Poitras spent twenty years pursuing Hersh until he finally allowed her to point a camera at him, and over that period, “some things have changed,” writes Sheri Linden in the Hollywood Reporter, “but the need for diligent muckrakers is as strong as it’s ever been. Hersh’s investigative reports no longer appear in the New Yorker or the New York Times; like many journalists who make it their business to question rather than transcribe the official story, he’s working independently, publishing on Substack.”
Landmarks
In 2009, Javier Chocobar, the leader of the Indigenous community of Chuschagasta in the northern Argentinian province of Tucumán, was murdered by a landowner and two former police officers who were trying to evict around three hundred Chuschagasta residents from their ancestral land. Lucrecia Martel followed the case, attended the 2018 trial, and with cowriter María Alché (Amalia in Martel’s The Holy Girl, 2004), worked for fifteen years on her first nonfiction feature. For Guy Lodge in Variety, Landmarks is a film of “steadily rising emotional impact and a long view of Latin American history that transcends any true-crime trappings.”

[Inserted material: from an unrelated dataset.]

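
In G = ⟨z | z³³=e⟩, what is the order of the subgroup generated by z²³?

|⟨z²³⟩| equals the order of z²³. Compute successive powers until reaching e:
  (z²³)¹ = z²³, (z²³)² = z¹³, (z²³)³ = z³, (z²³)⁴ = z²⁶, (z²³)⁵ = z¹⁶, (z²³)⁶ = z⁶, (z²³)⁷ = z²⁹, (z²³)⁸ = z¹⁹, (z²³)⁹ = z⁹, (z²³)¹⁰ = z³², (z²³)¹¹ = z²², (z²³)¹² = z¹², (z²³)¹³ = z², (z²³)¹⁴ = z²⁵, (z²³)¹⁵ = z¹⁵, (z²³)¹⁶ = z⁵, (z²³)¹⁷ = z²⁸, (z²³)¹⁸ = z¹⁸, (z²³)¹⁹ = z⁸, (z²³)²⁰ = z³¹, (z²³)²¹ = z²¹, (z²³)²² = z¹¹, (z²³)²³ = z, (z²³)²⁴ = z²⁴, (z²³)²⁵ = z¹⁴, (z²³)²⁶ = z⁴, (z²³)²⁷ = z²⁷, (z²³)²⁸ = z¹⁷, (z²³)²⁹ = z⁷, (z²³)³⁰ = z³⁰, (z²³)³¹ = z²⁰, (z²³)³² = z¹⁰, (z²³)³³ = e.
The smallest positive k with (z²³)ᵏ = e is 33, so |⟨z²³⟩| = 33.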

In a Notebook dispatch from Venice, Leonardo Goi noted that the “fraught dynamic between core and periphery—between haves and have-nots, between Argentina and Europe—has been a cornerstone of Martel’s cinema since La Ciénaga (2001), but the film’s visual language is a major departure. Landmarks opens in outer space, tracking satellites orbiting the planet, before protracted drone shots survey the mountainous landscape of Tucumán. This is a new camera movement for Martel, a prelude to a film that expands her vocabulary in radical ways.”
“Some may find the middle sections of the film, in which Chuschagasta community members are interviewed about their family histories, surprisingly straightforward for a filmmaker known for her audacious stylistic experimentation,” writes Devika Girish. “But this directness reinforces the impression I had of the film at large: that this is a movie invested in committing to the record lives that are frequently, purposefully erased. These scenes are a forceful counterpoint to the official proceedings, where documents, deeds, and laws serve as the means for a state to enforce its hegemony.”
At the A.V. Club, Natalia Keogan notes that when Martel returns to the case, “the resultant conclusion provides little catharsis. No matter how severe the penalty, no modicum of justice can be retroactively served when the struggle for self-preservation continues for this community and countless others. Yet even amid the indignation, perseverance prevails: Chocobar’s twenty-two-year-old nephew Alberto Catá, a key witness in the trial, traverses the country’s rugged hills, choosing a plot to construct a house for his future family—deeds and their owners be damned.”